If you need an attorney but cannot afford one, you only get an appointed attorney for criminal cases. This seems unfair for people who need legal representation in civil cases but can't afford a lawyer for landlord/tenant disputes, child support, and other critical but non-criminal cases.
Fortunately, there are many resources for low-income people who need representation. There are also legal services for people who need legal advice or help with legal forms for self-help matters. Many free legal services use means testing, but even if you don't qualify for free aid, you can use their services for less than the cost of a private attorney. Read on for the types of low-cost/no-cost legal aid and how to qualify for the services.
Types of Legal Aid
Free legal aid is available for low-income people based on the nature of their legal problems. Most civil legal aid volunteers are not lawyers. They can provide legal information but not legal advice. These legal aid offices will help you fill out forms, review your case, and determine if you need a referral to an attorney. They may also do means testing to see if you qualify for free legal aid.
- Public defender's office. Anyone accused of a crime has a right to legal counsel. The public defender's office is the main legal assistance provider for criminal defendants, but some larger jurisdictions use court-appointed private counsel.
- Eviction services. Nonprofit legal aid, such as the Legal Aid Foundation, provides eviction defense for low-income clients. Their goal is the prevention of homelessness by helping residents stay in their apartments. Some clinics may provide foreclosure assistance.
- Domestic violence clinics. Agencies will help domestic violence victims with temporary restraining orders, locating shelters, and getting child custody orders.
- Veteran's associations. Legal aid societies exist for elderly, disabled, or addicted veterans who need legal support. These are private agencies not affiliated with the Veteran's Administration.
- Immigration and asylum. Free legal advice and help are increasingly available in the border states for those seeking immigration assistance and asylum status in the United States.
There are many other advocacy and legal resources available through low-cost legal clinics. Where can you find this assistance when you need it?
Finding Free Legal Aid
A good place to start is the American Bar Association (ABA). The ABA is the umbrella organization that oversees the state bar associations. The ABA and the bar in your state will have links to free and low-cost lawyer referral services. They will also have information about pro bono attorneys and how to contact them. Larger states have county and local bar associations that can provide better information about resources in your neighborhood.
FindLaw's State Legal Aid Resource page links you to legal aid services in your area. Some organizations, like lawhelp.org, can point you to specific resources in your area.
If there is a law school in your area, it may have one or more legal aid clinics. Law students staff these clinics under the supervision of barred attorneys and can provide free legal answers and help with some legal cases.

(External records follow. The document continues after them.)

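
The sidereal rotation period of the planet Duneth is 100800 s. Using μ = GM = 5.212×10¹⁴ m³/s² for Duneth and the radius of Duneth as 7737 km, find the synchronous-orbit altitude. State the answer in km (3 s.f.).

A synchronous orbit has period T, so by Kepler's third law a = (μT²/4π²)^(1/3).
μT²/4π² = 5.212×10¹⁴ × (1.008×10⁵)² / 39.48 = 1.341×10²³ m³.
a = 5.119×10⁷ m = 51190 km.
Altitude h = a − R = 51190 − 7737 = 43453 km.

h_sync ≈ 43500 km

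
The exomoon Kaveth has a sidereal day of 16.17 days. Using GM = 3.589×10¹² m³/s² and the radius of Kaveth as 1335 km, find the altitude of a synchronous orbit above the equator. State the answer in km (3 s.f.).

h_sync ≈ 54900 km

T = 16.17 days = 1.397×10⁶ s.
A synchronous orbit has period T, so by Kepler's third law a = (μT²/4π²)^(1/3).
μT²/4π² = 3.589×10¹² × (1.397×10⁶)² / 39.48 = 1.774×10²³ m³.
a = 5.619×10⁷ m = 56194 km.
Altitude h = a − R = 56194 − 1335 = 54859 km.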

Volunteer lawyers or pro bono attorneys may staff the law library in your courthouse. The law library or self-help clinic at the courthouse cannot answer legal questions. They can give you information about legal forms and help with filing and submitting your documents.
Qualifying for Free Legal Help
Not everyone can qualify for free legal aid programs. Most clinics can provide free services to people making less than 125% of the state's poverty level. Some clinics will work on a sliding scale, so people who cannot afford a private lawyer but make too much to qualify for free aid can still find legal help.
Even if you fall into one of the categories listed above — eviction assistance, domestic violence, immigration — you may need to prove you meet the income requirements before they can offer you free help.
If You Still Need a Lawyer
If your legal issues need a resolution, and you can't afford a big-name attorney, there are still lawyers in your area who can work with you. Don't let costs keep you from looking for legal aid.